Kelly, C.M.1, Precious, S.V.1, Lane, E.1, Scherf, C. 2, Williams, D. 2, Torres, E., Weyrauch, U. 1, Daly, C. 1, Baird, A. 1, Penketh, R. 2, Amso, N.N. 2, Dunnett, S.B. 1, Rosser, A.E. 1,3

Institutions:

1 Brain Repair Group, School of Biosciences, Cardiff University, Museum Avenue, Cardiff, CF10 3US.
2 Department of Obstetrics and Gynaecology, School of Medicine, Cardiff University, Heath Park, Cardiff CF14 4XN.
3 Departments of Neurology and Genetics, School of Medicine, Cardiff University, Heath Park, Cardiff CF14 4XN.

Title of abstract : Medical termination of pregnancy as a source of tissue for cell replacement therapies.

Abstract text:

Cell replacement therapy for neurodegenerative disorders such as Parkinson’s (PD) and Huntington’s disease (HD) is an attractive therapeutic strategy, with clinical studies using fetal brain tissue as the donor source having demonstrated ‘proof of principle’. However, therapeutic application will be limited by the scarcity of fetal tissue of the appropriate gestational age and quality.
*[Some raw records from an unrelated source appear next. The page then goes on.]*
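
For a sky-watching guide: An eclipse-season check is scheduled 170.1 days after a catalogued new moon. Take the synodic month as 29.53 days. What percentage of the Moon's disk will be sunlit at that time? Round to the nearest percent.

170.1 d spans 5 complete synodic months (5 × 29.53 = 147.65 d) plus 22.45 d.
Elongation θ = 360° × 22.45/29.53 ≈ 273.7°.
cos 273.7° = 0.064, so f = (1 − 0.064)/2 = 0.468, so 47%.

47%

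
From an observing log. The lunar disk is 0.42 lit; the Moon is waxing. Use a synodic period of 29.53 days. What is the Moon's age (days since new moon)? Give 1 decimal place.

6.6 days

Invert f = (1 − cos θ)/2 to get cos θ = 1 − 2(0.42) = 0.160, hence θ₀ = arccos 0.160 = 80.8°.
Waxing ⇒ before full, so θ = 80.8°.
At 360°/29.53 d per day, 80.8° corresponds to 6.63 days.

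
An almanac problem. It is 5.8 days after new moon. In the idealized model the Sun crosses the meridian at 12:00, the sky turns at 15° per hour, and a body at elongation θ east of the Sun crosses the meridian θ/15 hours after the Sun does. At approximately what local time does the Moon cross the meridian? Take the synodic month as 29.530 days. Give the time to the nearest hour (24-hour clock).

Elongation θ = 360° × 5.8/29.530 ≈ 70.7°.
Delay after the Sun = 70.7° / (15°/h) ≈ 4.71 h.
12:00 + 4.71 h ≈ 16:43 → 17:00 to the nearest hour.

17:00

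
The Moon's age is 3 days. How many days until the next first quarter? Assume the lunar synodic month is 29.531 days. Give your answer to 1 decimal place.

First quarter is 0.25 of the way through the cycle: age 0.25 × 29.531 = 7.383 d.
So 4.383 days remain (7.383 − 3).

4.4 days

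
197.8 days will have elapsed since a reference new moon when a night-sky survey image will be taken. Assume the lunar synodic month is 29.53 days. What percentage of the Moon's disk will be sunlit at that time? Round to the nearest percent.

66%

197.8/29.53 = 6.698 lunations, so 6 complete cycles and 20.62 d into the next.
Phase angle: θ = 360°·(20.62 d)/(29.53 d) = 251.4°.
cos 251.4° = (-0.319), so f = (1 − (-0.319))/2 = 0.660, so 66%.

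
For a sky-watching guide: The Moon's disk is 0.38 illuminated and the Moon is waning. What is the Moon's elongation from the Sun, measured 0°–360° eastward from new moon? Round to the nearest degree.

284°

Invert f = (1 − cos θ)/2 to get cos θ = 1 − 2(0.38) = 0.240, hence θ₀ = arccos 0.240 = 76.1°.
A waning Moon lies in 180°–360°, so θ = 360° − 76.1° = 283.9°.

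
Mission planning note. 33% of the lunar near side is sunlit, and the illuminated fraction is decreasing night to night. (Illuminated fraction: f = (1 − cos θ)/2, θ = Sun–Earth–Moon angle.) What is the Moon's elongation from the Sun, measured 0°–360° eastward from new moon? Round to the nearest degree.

Invert f = (1 − cos θ)/2 to get cos θ = 1 − 2(0.33) = 0.340, hence θ₀ = arccos 0.340 = 70.1°.
Since the Moon is past full (waning), take the reflex angle: θ = 360° − 70.1° = 289.9°.

290°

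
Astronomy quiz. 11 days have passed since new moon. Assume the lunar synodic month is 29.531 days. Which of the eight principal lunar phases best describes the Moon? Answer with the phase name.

waxing gibbous

At 11/29.531 of the cycle, θ ≈ 134° — the waxing gibbous range.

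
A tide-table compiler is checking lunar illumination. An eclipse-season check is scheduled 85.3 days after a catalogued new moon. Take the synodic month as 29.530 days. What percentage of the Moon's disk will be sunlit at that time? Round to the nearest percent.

12%

85.3/29.530 = 2.889 lunations, so 2 complete cycles and 26.24 d into the next.
Phase angle: θ = 360°·(26.24 d)/(29.530 d) = 319.9°.
cos 319.9° = 0.765, so f = (1 − 0.765)/2 = 0.118, so 12%.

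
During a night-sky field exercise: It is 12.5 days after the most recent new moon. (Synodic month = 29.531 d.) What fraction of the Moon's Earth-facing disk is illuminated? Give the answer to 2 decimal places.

0.94

Phase angle: θ = 360°·(12.5 d)/(29.531 d) = 152.4°.
With cos θ = (-0.886), the lit fraction is (1 − (-0.886))/2 ≈ 0.943.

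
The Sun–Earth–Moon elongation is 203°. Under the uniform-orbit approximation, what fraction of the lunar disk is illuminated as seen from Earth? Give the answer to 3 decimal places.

0.960

Half-versine of 203°: (1 − (-0.921))/2 = 0.960.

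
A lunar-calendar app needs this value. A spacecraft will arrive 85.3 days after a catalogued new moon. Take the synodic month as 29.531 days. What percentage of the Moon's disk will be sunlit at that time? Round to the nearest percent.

12%

Reduce mod P: 85.3 − 2×29.531 = 26.24 d into the current lunation.
Phase angle: θ = 360°·(26.24 d)/(29.531 d) = 319.9°.
Illuminated fraction = (1 − cos 319.9°)/2 = (1 − 0.764)/2 ≈ 0.118, so 12%.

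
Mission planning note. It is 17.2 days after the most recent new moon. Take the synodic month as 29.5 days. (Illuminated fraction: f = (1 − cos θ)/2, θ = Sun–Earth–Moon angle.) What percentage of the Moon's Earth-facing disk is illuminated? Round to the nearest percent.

The Moon has covered 17.2/29.5 of its cycle, so θ ≈ 360° × 17.2/29.5 = 209.9°.
With cos θ = (-0.867), the lit fraction is (1 − (-0.867))/2 ≈ 0.933, so 93%.

93%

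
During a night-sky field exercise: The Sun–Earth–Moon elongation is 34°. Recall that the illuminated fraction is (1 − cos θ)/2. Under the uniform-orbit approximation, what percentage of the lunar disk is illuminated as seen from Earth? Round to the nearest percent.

9%

f = (1 − cos 34°)/2 = (1 − 0.829)/2 ≈ 0.085, i.e. 9%.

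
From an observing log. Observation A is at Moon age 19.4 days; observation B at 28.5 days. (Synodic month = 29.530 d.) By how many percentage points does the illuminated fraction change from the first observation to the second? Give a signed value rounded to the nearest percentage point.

θ₁ = 360° × 19.4/29.530 = 236.5°, f₁ = (1 − cos θ₁)/2 = 0.776.
θ₂ = 360° × 28.5/29.530 = 347.4°, f₂ = (1 − cos θ₂)/2 = 0.012.
Change = f₂ − f₁ = -0.764 → -76 percentage points.

-76 pp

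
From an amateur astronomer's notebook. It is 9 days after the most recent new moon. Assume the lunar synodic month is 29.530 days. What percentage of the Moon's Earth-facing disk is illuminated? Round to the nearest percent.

67%

Phase angle: θ = 360°·(9 d)/(29.530 d) = 109.7°.
cos 109.7° = (-0.337), so f = (1 − (-0.337))/2 = 0.669, so 67%.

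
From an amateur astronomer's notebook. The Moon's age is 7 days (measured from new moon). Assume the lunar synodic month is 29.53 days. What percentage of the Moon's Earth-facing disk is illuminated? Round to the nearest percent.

Phase angle: θ = 360°·(7 d)/(29.53 d) = 85.3°.
With cos θ = 0.081, the lit fraction is (1 − 0.081)/2 ≈ 0.459, so 46%.

46%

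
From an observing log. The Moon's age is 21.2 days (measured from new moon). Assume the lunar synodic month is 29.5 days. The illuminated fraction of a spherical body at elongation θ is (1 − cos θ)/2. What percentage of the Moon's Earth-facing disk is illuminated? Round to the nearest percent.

60%

Elongation θ = 360° × 21.2/29.5 ≈ 258.7°.
With cos θ = (-0.196), the lit fraction is (1 − (-0.196))/2 ≈ 0.598, so 60%.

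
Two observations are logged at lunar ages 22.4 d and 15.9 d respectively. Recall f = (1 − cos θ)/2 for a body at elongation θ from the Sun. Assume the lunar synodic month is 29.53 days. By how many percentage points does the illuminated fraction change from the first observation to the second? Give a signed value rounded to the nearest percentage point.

+51 percentage points

θ₁ = 360° × 22.4/29.53 = 273.1°, f₁ = (1 − cos θ₁)/2 = 0.473.
θ₂ = 360° × 15.9/29.53 = 193.8°, f₂ = (1 − cos θ₂)/2 = 0.985.
Change = f₂ − f₁ = +0.512 → +51 percentage points.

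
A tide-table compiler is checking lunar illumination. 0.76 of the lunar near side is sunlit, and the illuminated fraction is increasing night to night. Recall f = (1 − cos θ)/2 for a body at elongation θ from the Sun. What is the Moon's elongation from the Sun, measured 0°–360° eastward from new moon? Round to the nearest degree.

121°

Invert f = (1 − cos θ)/2 to get cos θ = 1 − 2(0.76) = -0.520, hence θ₀ = arccos -0.520 = 121.3°.
Before full moon the principal value applies: θ = 121.3°.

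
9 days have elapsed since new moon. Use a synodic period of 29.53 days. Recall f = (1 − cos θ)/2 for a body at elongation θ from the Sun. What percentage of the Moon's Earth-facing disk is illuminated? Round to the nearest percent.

The Moon has covered 9/29.53 of its cycle, so θ ≈ 360° × 9/29.53 = 109.7°.
cos 109.7° = (-0.337), so f = (1 − (-0.337))/2 = 0.669, so 67%.

67%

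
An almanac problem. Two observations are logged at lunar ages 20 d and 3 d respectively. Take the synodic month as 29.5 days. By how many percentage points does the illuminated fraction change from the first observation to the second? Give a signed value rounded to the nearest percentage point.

-62 percentage points

First observation: θ = 360°·20/29.5 = 244.1°, so f = 0.719.
Second observation: θ = 36.6°, f = 0.099.
Δf = 0.099 − 0.719 = -0.620, i.e. -62 pp.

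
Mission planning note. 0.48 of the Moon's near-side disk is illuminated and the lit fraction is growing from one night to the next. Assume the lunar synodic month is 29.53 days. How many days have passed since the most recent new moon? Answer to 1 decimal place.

7.2 days

From f = (1 − cos θ)/2: cos θ = 1 − 2×0.48 = 0.040; arccos → 87.7°.
The Moon is waxing (0°–180°), so θ = 87.7° directly.
Age = 29.53 × 87.7°/360° ≈ 7.19 days.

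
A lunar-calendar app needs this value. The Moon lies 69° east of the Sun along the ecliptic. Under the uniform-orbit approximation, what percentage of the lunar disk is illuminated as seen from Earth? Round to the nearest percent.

Half-versine of 69°: (1 − 0.358)/2 = 0.321, i.e. 32%.

32%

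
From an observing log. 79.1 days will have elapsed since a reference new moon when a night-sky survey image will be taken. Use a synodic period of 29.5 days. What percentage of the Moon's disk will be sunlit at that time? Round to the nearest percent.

71%

79.1 d spans 2 complete synodic months (2 × 29.5 = 59.00 d) plus 20.10 d.
Elongation θ = 360° × 20.10/29.5 ≈ 245.3°.
Illuminated fraction = (1 − cos 245.3°)/2 = (1 − (-0.418))/2 ≈ 0.709, so 71%.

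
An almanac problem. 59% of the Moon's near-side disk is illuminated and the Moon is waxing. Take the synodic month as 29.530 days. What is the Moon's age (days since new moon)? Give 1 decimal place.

8.2 days

From f = (1 − cos θ)/2: cos θ = 1 − 2×0.59 = -0.180; arccos → 100.4°.
Before full moon the principal value applies: θ = 100.4°.
That fraction of the synodic month is 100.4/360 × 29.530 d ≈ 8.23 d.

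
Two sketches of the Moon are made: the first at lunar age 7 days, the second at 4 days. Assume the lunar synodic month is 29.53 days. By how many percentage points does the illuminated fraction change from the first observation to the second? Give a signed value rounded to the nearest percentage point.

-29 percentage points

θ₁ = 360° × 7/29.53 = 85.3°, f₁ = (1 − cos θ₁)/2 = 0.459.
θ₂ = 360° × 4/29.53 = 48.8°, f₂ = (1 − cos θ₂)/2 = 0.170.
Change = f₂ − f₁ = -0.289 → -29 percentage points.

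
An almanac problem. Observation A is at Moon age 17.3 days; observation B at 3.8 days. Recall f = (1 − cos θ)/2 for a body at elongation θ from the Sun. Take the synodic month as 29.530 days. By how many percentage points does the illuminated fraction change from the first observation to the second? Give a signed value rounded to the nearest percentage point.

-77 pp

First observation: θ = 360°·17.3/29.530 = 210.9°, so f = 0.929.
Second observation: θ = 46.3°, f = 0.155.
Δf = 0.155 − 0.929 = -0.774, i.e. -77 pp.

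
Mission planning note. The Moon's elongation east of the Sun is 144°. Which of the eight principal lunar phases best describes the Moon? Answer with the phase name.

waxing gibbous

144° lies in the waxing gibbous sector of the 8-phase cycle.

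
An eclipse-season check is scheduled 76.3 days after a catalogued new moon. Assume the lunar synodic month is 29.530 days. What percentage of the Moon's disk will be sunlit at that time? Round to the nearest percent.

76.3/29.530 = 2.584 lunations, so 2 complete cycles and 17.24 d into the next.
Elongation θ = 360° × 17.24/29.530 ≈ 210.2°.
cos 210.2° = (-0.865), so f = (1 − (-0.865))/2 = 0.932, so 93%.

93%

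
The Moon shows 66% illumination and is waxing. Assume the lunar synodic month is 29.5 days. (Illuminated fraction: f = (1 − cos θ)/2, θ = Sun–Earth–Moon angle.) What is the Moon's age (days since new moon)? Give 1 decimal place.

From f = (1 − cos θ)/2: cos θ = 1 − 2×0.66 = -0.320; arccos → 108.7°.
Waxing ⇒ before full, so θ = 108.7°.
At 360°/29.5 d per day, 108.7° corresponds to 8.90 days.

8.9 days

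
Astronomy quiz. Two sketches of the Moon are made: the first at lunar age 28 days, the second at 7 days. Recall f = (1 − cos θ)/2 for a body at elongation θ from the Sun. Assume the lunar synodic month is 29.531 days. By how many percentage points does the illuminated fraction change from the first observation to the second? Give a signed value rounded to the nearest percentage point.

θ₁ = 360° × 28/29.531 = 341.3°, f₁ = (1 − cos θ₁)/2 = 0.026.
θ₂ = 360° × 7/29.531 = 85.3°, f₂ = (1 − cos θ₂)/2 = 0.459.
Change = f₂ − f₁ = +0.433 → +43 percentage points.

+43 pp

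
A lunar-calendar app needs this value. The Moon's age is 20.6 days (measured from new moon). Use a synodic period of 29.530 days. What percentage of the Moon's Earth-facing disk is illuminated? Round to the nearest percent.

Phase angle: θ = 360°·(20.6 d)/(29.530 d) = 251.1°.
With cos θ = (-0.323), the lit fraction is (1 − (-0.323))/2 ≈ 0.662, so 66%.

66%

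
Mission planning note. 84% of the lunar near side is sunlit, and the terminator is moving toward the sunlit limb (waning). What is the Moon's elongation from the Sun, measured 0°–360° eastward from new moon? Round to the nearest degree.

cos θ = 1 − 2f = -0.680, giving a principal value of 132.8°.
A waning Moon lies in 180°–360°, so θ = 360° − 132.8° = 227.2°.

227°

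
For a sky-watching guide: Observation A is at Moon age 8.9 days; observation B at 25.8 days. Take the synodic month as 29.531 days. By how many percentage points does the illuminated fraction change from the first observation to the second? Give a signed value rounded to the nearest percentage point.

First observation: θ = 360°·8.9/29.531 = 108.5°, so f = 0.659.
Second observation: θ = 314.5°, f = 0.149.
Δf = 0.149 − 0.659 = -0.509, i.e. -51 pp.

-51 percentage points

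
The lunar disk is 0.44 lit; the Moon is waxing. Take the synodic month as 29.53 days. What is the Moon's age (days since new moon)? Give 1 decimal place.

Invert f = (1 − cos θ)/2 to get cos θ = 1 − 2(0.44) = 0.120, hence θ₀ = arccos 0.120 = 83.1°.
The Moon is waxing (0°–180°), so θ = 83.1° directly.
Age = 29.53 × 83.1°/360° ≈ 6.82 days.

6.8 days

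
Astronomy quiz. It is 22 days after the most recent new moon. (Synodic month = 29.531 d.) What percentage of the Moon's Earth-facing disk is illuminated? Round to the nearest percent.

52%

The Moon has covered 22/29.531 of its cycle, so θ ≈ 360° × 22/29.531 = 268.2°.
Illuminated fraction = (1 − cos 268.2°)/2 = (1 − (-0.032))/2 ≈ 0.516, so 52%.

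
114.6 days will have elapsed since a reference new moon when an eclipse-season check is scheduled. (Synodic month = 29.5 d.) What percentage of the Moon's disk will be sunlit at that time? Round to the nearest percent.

13%

114.6/29.5 = 3.885 lunations, so 3 complete cycles and 26.10 d into the next.
Elongation θ = 360° × 26.10/29.5 ≈ 318.5°.
With cos θ = 0.749, the lit fraction is (1 − 0.749)/2 ≈ 0.125, so 13%.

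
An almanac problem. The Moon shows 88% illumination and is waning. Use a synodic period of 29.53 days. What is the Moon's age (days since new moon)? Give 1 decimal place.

18.1 days

Invert f = (1 − cos θ)/2 to get cos θ = 1 − 2(0.88) = -0.760, hence θ₀ = arccos -0.760 = 139.5°.
Waning ⇒ past full, so θ = 360° − 139.5° = 220.5°.
That fraction of the synodic month is 220.5/360 × 29.53 d ≈ 18.09 d.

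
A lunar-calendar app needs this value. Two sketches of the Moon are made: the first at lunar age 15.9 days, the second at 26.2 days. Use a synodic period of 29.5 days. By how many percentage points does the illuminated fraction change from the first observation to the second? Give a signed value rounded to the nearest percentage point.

First observation: θ = 360°·15.9/29.5 = 194.0°, so f = 0.985.
Second observation: θ = 319.7°, f = 0.119.
Δf = 0.119 − 0.985 = -0.867, i.e. -87 pp.

-87 pp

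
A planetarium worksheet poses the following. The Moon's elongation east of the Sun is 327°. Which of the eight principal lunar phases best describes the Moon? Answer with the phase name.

waning crescent

The waning crescent sector spans roughly 292°–338°; 327° falls inside it.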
To date, the successful clinical studies have used tissue collected from surgical terminations of pregnancy (TOP), which is limited in its availability. An alternative is to collect tissue from medical TOP, which is now becoming the method of choice in most centres in the UK. Medical TOPs are induced by the administration of an anti-progestogen in combination with a prostoglandin 48 hours later, which then leads to the spontaneous expulsion of the products of conception, which usually remain largely intact. This is in contrast to surgical TOPs, which involves manual low-pressure aspiration with a gynaecological syringe and cannula and almost always results in tissue fragmentation, rendering accurate dissection difficult. The delay between initiation of the process of medical TOP and tissue collection raised concerns that cell viability would be affected. We compared retrieval of fetal brain tissue retrieved through medical and surgical TOPs and tested for viability and differentiation potential both in vitro and in vivo in models of HD and PD. We have found that the neural tissues of interest obtained from medical TOPs are more readily identifiable than those collected through the surgical route, thus producing a much higher yield of identifiable CNS regions. The range of cell viability of dissociated tissue tends to be greater, but in our sample approximately 60% had viability over 80% and overall medical TOPs yielded substantially more tissue suitable for transplantation than did surgical TOP. We believe medical TOP may provide a more reliable and readily available source of tissue for cell replacement in neurodegenerative conditions such as HD and PD.